内緒の双子を見つけた御曹司は、純真ママを愛し尽くして離さない
(お兄ちゃんの言うこと聞きなさいって、亡くなる前にお母さんが言ってくれたのに。反対を振り切ってひとり暮らしをして、結婚できない人の子供を身籠ってごめんね。でもね、赤ちゃんに会えるのが楽しみなんだ。絶対に幸せにするよ。だから安心してね)

いつもより長く手を合わせていたためか、「どうした?」とこたつテーブルから兄に声をかけられた。

「あっ、待たせてごめん。そっちに戻るね」

果歩の中に緊張が走る。

テーブルの角を挟んで兄の隣に正座した果歩は、妊娠を伝えなければと気持ちを奮い立たせる。

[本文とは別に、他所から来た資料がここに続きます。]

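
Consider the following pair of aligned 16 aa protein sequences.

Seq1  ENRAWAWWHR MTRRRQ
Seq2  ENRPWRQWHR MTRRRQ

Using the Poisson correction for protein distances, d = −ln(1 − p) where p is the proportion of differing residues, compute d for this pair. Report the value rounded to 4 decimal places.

Differing sites — 4:A/P; 6:A/R; 7:W/Q.
p = 3/16 = 0.187500.
d = −ln(1 − 0.187500) = −ln(0.812500) = 0.2076.

0.2076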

(ちゃんと言わなきゃ協力してもらえない。でも、すごく怒りそう)

頼りになる兄は怖い存在でもある。

「お兄ちゃん、あのね、話があるの」

「改まってどうした?」

顔をこわばらせる果歩に怪訝そうな視線が注がれた。

「実は私、妊娠していて……」

眼鏡の奥の目が大きく見開かれ、直後に眉間に深い皺が刻まれた。

「結婚の前に子供作って、なにやってるんだ!」

テーブルにドンと拳を打ちつける音がして、果歩はビクッと肩を揺らして縮こまった。